Research from Barclays on Wednesday suggested that government bonds from countries such as Italy and Spain should outperform this year, while Royal Bank of Scotland (RBS) said these bonds could also provide a means to hedge against higher releveraging risk, as the falling cost of capital makes borrowing more feasible.

"While U.S. firms are already engaging in M&A (mergers and acquisitions) and leveraged buyout activity, European corporates remain very conservative, mindful of the risks of lower ratings. But with positive growth in 2014, releveraging risk could gradually come to Europe, too," said RBS's head of European macro credit research, Alberto Gallo.

(Read more: Global IPOs set for take-off as economy stabilizes)

Releveraging — or taking on debt — can help companies invest or generate shareholder wealth, but it increases a company's potential losses. It can also cause bond prices to fall, as businesses may opt to raise debt in the credit market, potentially increasing the supply of corporate debt.

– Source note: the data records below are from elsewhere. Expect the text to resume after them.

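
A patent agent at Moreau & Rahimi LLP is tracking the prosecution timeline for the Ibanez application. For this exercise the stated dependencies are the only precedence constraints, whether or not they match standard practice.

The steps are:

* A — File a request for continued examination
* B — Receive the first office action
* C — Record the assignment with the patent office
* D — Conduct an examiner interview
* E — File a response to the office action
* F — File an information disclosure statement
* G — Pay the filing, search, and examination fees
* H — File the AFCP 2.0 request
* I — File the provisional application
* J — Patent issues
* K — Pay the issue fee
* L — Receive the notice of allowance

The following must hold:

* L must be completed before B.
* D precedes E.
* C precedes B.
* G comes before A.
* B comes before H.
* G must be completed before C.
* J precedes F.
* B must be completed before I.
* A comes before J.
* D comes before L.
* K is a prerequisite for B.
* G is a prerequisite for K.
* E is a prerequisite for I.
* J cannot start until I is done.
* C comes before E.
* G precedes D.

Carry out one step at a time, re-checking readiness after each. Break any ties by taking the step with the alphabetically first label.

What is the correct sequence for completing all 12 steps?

G A C D E K L B H I J F

G has no prerequisites → G first.
A, C, D and K are all available; A has the earlier label → A.
C, D and K are all available; C has the earlier label → C.
D and K are both available; D has the earlier label → D.
Now E, K and L have their prerequisites met. E has the earlier label, so E next.
K and L are both available; K has the earlier label → K.
L needed D, now all done → L.
B needed C, K and L, now all done → B.
Now H and I have their prerequisites met. H has the earlier label, so H next.
I needed B and E, now all done → I.
Next only J has its prerequisites met → J.
F is the only step now ready → F.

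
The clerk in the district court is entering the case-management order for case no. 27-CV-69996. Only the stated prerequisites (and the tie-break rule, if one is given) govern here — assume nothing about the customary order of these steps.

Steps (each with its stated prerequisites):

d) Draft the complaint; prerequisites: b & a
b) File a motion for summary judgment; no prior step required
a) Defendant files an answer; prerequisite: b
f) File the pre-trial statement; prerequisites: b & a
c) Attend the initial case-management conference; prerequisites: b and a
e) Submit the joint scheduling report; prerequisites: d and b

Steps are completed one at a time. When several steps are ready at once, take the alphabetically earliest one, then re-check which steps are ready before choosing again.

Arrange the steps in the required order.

Only b has no prerequisites, so it is first.
a needed b, now all done → a.
Ready: c, d and f. c has the earlier label → c.
Ready: d and f. d has the earlier label → d.
e now also ready, so the ready set is {e, f}; e has the earlier label → e.
Next only f has its prerequisites met → f.

b a c d e f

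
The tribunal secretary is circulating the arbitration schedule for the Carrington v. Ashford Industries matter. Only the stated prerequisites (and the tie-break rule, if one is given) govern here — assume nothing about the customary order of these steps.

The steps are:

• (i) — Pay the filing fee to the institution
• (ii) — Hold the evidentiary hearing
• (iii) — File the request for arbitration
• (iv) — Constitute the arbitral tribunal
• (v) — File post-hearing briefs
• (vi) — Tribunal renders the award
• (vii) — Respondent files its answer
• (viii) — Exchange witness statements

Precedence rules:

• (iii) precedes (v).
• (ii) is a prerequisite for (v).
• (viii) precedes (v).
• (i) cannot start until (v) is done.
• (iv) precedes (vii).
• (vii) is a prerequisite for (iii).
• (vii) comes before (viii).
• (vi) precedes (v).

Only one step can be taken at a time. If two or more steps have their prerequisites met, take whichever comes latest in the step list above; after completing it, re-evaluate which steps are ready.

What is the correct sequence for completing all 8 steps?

(vi) (iv) (vii) (viii) (iii) (ii) (v) (i)

Nothing is required for (vi), (iv) and (ii). (vi) is listed later → (vi) first.
Now (iv) and (ii) have their prerequisites met. (iv) is listed later, so (iv) next.
Now (vii) and (ii) have their prerequisites met. (vii) is listed later, so (vii) next.
(viii) and (iii) now also ready, so the ready set is {(viii), (iii), (ii)}; (viii) is listed later → (viii).
(iii) and (ii) are both available; (iii) is listed later → (iii).
Next only (ii) has its prerequisites met → (ii).
(v) is the only step now ready → (v).
(i) is the only step now ready → (i).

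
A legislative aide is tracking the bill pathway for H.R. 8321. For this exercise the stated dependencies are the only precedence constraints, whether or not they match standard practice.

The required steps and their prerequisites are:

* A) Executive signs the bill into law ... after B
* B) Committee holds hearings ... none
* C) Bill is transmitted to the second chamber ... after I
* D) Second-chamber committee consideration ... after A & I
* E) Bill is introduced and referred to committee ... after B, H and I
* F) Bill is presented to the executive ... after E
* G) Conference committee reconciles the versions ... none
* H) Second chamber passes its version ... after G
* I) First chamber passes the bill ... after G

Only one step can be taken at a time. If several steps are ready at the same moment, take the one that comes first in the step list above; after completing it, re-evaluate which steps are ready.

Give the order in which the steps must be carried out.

B, A, G, H, I, C, D, E, F

B and G have no prerequisites; B is listed earlier, so B is first.
Now A and G have their prerequisites met. A is listed earlier, so A next.
G is the only step now ready → G.
Now H and I have their prerequisites met. H is listed earlier, so H next.
That leaves I as the only ready step → I.
C, D and E are all available; C is listed earlier → C.
D and E are both available; D is listed earlier → D.
E needed B, H and I, now all done → E.
That leaves F as the only ready step → F.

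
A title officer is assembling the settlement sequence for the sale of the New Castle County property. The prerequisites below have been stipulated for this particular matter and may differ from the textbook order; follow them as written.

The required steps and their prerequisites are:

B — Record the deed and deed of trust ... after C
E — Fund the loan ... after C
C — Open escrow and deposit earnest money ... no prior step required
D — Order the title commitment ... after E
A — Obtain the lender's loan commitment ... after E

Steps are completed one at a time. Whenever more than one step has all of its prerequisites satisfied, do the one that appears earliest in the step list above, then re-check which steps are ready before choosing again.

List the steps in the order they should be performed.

C → B → E → D → A

C is the only step with nothing outstanding, so it goes first.
Ready: B and E. B is listed earlier → B.
E is the only step now ready → E.
Ready: D and A. D is listed earlier → D.
Next only A has its prerequisites met → A.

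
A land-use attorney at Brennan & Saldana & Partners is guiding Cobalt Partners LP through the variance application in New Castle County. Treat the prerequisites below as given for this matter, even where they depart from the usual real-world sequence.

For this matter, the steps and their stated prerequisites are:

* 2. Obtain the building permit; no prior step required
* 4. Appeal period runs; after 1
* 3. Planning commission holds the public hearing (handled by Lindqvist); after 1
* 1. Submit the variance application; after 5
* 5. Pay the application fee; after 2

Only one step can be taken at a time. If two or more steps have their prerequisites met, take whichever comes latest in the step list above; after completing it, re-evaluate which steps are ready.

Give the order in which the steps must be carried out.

Only 2 has no prerequisites, so it is first.
5 needed 2, now all done → 5.
1 needed 5, now all done → 1.
Ready: 3 and 4. 3 is listed later → 3.
4 needed 1, now all done → 4.

2 5 1 3 4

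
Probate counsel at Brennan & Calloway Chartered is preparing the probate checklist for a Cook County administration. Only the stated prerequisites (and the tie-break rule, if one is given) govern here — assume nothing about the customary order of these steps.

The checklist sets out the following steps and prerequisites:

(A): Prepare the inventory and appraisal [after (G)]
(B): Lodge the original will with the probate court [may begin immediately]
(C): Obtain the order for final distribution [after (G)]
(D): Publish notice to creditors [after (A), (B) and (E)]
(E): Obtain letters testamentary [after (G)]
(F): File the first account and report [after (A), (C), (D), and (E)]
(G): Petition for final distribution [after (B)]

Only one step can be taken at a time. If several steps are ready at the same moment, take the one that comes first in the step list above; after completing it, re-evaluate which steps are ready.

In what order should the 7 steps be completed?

(B) has no prerequisites → (B) first.
(G) is the only step now ready → (G).
Ready: (A), (C) and (E). (A) is listed earlier → (A).
Ready: (C) and (E). (C) is listed earlier → (C).
(E) needed (G), now all done → (E).
(D) needed (A), (B) and (E), now all done → (D).
Next only (F) has its prerequisites met → (F).

(B), (G), (A), (C), (E), (D), (F)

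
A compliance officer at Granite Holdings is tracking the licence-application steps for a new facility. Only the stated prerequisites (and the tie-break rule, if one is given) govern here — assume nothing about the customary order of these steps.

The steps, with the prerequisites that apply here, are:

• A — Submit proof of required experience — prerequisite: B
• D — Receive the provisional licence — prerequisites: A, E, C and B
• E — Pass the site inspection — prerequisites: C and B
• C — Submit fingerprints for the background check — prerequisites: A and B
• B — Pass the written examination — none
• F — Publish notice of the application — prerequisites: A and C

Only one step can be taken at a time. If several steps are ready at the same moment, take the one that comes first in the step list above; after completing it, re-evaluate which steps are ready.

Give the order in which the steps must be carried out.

B has no prerequisites → B first.
Next only A has its prerequisites met → A.
C needed A and B, now all done → C.
Ready: E and F. E is listed earlier → E.
D now also ready, so the ready set is {D, F}; D is listed earlier → D.
F needed A and C, now all done → F.

B A C E D F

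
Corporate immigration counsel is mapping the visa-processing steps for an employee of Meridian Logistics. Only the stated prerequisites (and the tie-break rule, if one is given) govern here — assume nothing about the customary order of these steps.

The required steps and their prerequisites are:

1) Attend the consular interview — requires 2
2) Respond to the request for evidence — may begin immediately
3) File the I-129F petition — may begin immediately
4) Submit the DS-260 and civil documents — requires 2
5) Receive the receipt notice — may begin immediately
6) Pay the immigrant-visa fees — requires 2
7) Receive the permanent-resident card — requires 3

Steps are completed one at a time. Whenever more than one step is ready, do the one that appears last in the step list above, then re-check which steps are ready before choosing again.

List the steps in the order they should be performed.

5, 3, 7, 2, 6, 4, 1

5, 3 and 2 have no prerequisites; 5 is listed later, so 5 is first.
3 and 2 are both available; 3 is listed later → 3.
Now 7 and 2 have their prerequisites met. 7 is listed later, so 7 next.
2 is the only step now ready → 2.
6, 4 and 1 are all available; 6 is listed later → 6.
Now 4 and 1 have their prerequisites met. 4 is listed later, so 4 next.
1 is the only step now ready → 1.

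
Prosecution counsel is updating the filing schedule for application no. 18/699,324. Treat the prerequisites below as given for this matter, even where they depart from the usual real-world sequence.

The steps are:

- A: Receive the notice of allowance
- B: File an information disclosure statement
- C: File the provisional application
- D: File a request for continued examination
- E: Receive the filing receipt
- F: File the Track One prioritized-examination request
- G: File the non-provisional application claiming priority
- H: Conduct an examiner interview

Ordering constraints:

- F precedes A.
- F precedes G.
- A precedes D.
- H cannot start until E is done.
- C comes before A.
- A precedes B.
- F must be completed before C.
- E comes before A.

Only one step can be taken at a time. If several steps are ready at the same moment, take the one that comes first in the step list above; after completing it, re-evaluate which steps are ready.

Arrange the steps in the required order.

E F C A B D G H

Nothing is required for E and F. E is listed earlier → E first.
H now also ready, so the ready set is {F, H}; F is listed earlier → F.
C and G now also ready, so the ready set is {C, G, H}; C is listed earlier → C.
A now also ready, so the ready set is {A, G, H}; A is listed earlier → A.
B and D now also ready, so the ready set is {B, D, G, H}; B is listed earlier → B.
D, G and H are all available; D is listed earlier → D.
Ready: G and H. G is listed earlier → G.
That leaves H as the only ready step → H.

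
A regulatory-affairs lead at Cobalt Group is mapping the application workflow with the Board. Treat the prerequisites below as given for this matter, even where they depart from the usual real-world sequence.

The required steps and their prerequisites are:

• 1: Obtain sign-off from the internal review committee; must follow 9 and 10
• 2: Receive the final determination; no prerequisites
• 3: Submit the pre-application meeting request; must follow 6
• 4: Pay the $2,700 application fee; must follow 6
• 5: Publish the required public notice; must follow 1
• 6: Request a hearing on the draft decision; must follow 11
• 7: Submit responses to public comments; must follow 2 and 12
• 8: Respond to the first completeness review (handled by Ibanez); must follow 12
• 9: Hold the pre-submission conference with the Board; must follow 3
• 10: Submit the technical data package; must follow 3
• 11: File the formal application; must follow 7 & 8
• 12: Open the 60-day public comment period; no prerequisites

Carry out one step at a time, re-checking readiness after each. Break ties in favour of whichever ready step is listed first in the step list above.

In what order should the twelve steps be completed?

2 and 12 have no prerequisites; 2 is listed earlier, so 2 is first.
12 is the only step now ready → 12.
Ready: 7 and 8. 7 is listed earlier → 7.
That leaves 8 as the only ready step → 8.
That leaves 11 as the only ready step → 11.
6 needed 11, now all done → 6.
Now 3 and 4 have their prerequisites met. 3 is listed earlier, so 3 next.
4, 9 and 10 are all available; 4 is listed earlier → 4.
9 and 10 are both available; 9 is listed earlier → 9.
10 is the only step now ready → 10.
1 needed 9 and 10, now all done → 1.
Next only 5 has its prerequisites met → 5.

2, 12, 7, 8, 11, 6, 3, 4, 9, 10, 1, 5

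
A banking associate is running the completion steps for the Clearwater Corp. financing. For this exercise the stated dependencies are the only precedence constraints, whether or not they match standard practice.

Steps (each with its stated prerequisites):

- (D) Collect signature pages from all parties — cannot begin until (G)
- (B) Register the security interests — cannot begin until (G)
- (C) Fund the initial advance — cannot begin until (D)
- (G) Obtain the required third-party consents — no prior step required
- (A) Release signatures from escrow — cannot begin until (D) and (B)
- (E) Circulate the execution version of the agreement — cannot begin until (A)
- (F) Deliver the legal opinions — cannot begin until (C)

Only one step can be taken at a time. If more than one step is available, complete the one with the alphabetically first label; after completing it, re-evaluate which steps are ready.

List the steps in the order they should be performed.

(G) (B) (D) (A) (C) (E) (F)

(G) is the only step with nothing outstanding, so it goes first.
Now (B) and (D) have their prerequisites met. (B) has the earlier label, so (B) next.
That leaves (D) as the only ready step → (D).
Now (A) and (C) have their prerequisites met. (A) has the earlier label, so (A) next.
(E) now also ready, so the ready set is {(C), (E)}; (C) has the earlier label → (C).
Now (E) and (F) have their prerequisites met. (E) has the earlier label, so (E) next.
That leaves (F) as the only ready step → (F).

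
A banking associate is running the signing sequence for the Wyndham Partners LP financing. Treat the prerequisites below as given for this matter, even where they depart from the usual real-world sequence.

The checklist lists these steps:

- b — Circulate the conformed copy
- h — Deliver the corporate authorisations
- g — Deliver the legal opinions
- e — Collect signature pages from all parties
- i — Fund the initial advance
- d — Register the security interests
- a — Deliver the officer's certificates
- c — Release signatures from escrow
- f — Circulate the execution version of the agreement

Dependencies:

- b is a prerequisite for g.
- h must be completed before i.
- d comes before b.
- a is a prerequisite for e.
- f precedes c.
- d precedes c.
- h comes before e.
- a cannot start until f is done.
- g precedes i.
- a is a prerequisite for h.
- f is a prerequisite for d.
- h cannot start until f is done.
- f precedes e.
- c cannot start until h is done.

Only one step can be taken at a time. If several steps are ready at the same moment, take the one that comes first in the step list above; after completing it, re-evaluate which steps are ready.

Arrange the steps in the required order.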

As such, areas of the credit market with a less severe risk of rising rates and releveraging, such as financials and the periphery, were preferable, Gallo said.

(Read more: Europe's banks face $95 billion funding shortfall)

Why peripheral bonds will appreciate further
Alberto Gallo, head of European macro credit research at RBS, discusses the European banking sector and how bonds particularly in the periphery, are likely to continue to appreciate.

"The potential for releveraging in the U.S. and core Europe is a symptom of a stronger economy, but this presents risks to credit investors… These risks are far away in European banks and periphery corporates, which will continue to trim their balance sheets over the coming years, making their bonds a scarce asset in negative net supply" he wrote.

Europe's peripheral countries Portugal, Spain, Italy, Ireland and Greece were hardest hit by the 2008 credit crisis and subsequent European debt crisis, and are seen as riskier than their core counterparts because they are more likely to default on their government debt.

(Read more: Greece's Piraeus Bank warns of rising bad loans)

However, a string of positive economic reports this summer have raised hopes that the region's economic recovery is becoming more entrenched. In particular, official data in August showed the euro zone grew by 0.3 percent in the second quarter from the first, although it is still expected to contract over the full-year 2013, and post anemic growth next year.

Barclays analysts Hamish Pepper and Cagdas Aksu said peripheral bonds would outperform versus Germany until year-end, due to the dovish surprise from the Federal Reserve in September, the potential for further assistance from the European Central Bank, and the return of some risk appetite.

"Core periphery spreads versus Germany have behaved very well and never underperformed much, despite the sell-offs seen in other riskier asset classes, such as emerging markets and certain segments of credits markets," they wrote. "With the 'risk-on' mode returning even to the riskier assets which were under pressure, peripheral rates should continue to perform well too."